My question is. Is it just that the electric / gravitational field DUE to the charge / gravity at the sphere surface is zero or is the field from other charges outside ( or other planets ) zero as well?

Answer 1

only the electric field due to the surface charge of the sphere will be zero. There will be a field at any point inside the conducting sphere if there are charges present outside it.

Answer 2

This is not true. The steady state field inside the conducting sphere will be zero no matter what charges exist outside the sphere. In fact any shape of conducting shell can be made and the field inside due to charges outside the shell will be zero. Such cages are known as Faraday Cages.

What happens is outside charges cause charges on the surface of the conducting shell to redistribute such that the field due to this new surface charge distribution and the field due to the outside charges cancel within the shell.

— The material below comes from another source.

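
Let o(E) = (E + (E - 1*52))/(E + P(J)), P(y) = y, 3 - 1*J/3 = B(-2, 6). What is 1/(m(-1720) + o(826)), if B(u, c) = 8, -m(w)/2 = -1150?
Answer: 811/1866900 ≈ 0.00043441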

The Gauss' Law proof for a spherical shell I am convinced is flawed and is something that has been repeated over and over again in textbooks for decades. But there is a simple proof that is valid for any shape of conducting shell. It goes like this: Suppose there is an E field in the interior of a conducting shell of any shape. E field lines must originate and terminate on charges. The presence of these field lines in the interior of a shell with no charges present means the field lines must start and end on the interior shell's surface. But if that is the case, there is force acting on those two charges that would cause them to move through the conductor body. Therefore the shell cannot be in steady state. So, no field can exist in the interior of any enclosed conducting shell at steady state.

This same argument can be made to see no field can exist inside the shell even in the presence of exterior charges. Now, when an E field changes because charges outside the shell are moved, it does take time for the charges on the conducting shell to redistribute to cancel the interior field but for good conductors like copper, this is on the order of 10^-19 seconds -- ie virtually instant. However this finite time does mean in real life, with moving charges outside the shell, the field inside is never completely zero.

The scenario above concerns only static or slowly varying E fields. The case of propagating E fields like radio waves or whatnot is different. Now you have a rapidly changing E field that the conducting shell cannot instantaneously distribute charges to cancel. What happens instead is the finite time for the charges to move absorbs energy from the incoming waves and causes the E field to attenuate quickly. If the shell's thickness is large enough, you can reduce these waves to a negligible level before they reach the interior.

*** The case with gravity is different. With conductors, surface charges are free to move around to cancel the field within a hollow interior. With gravity, surface mass is not free to move around to cancel a gravitational field due to masses outside a hollow body. IF you could rearrange the mass in the same manner as the electric charges are rearranged then you could in principal cancel the gravitational field due to outside masses on the interior of a hollow body.

Answer 3

junkyard is right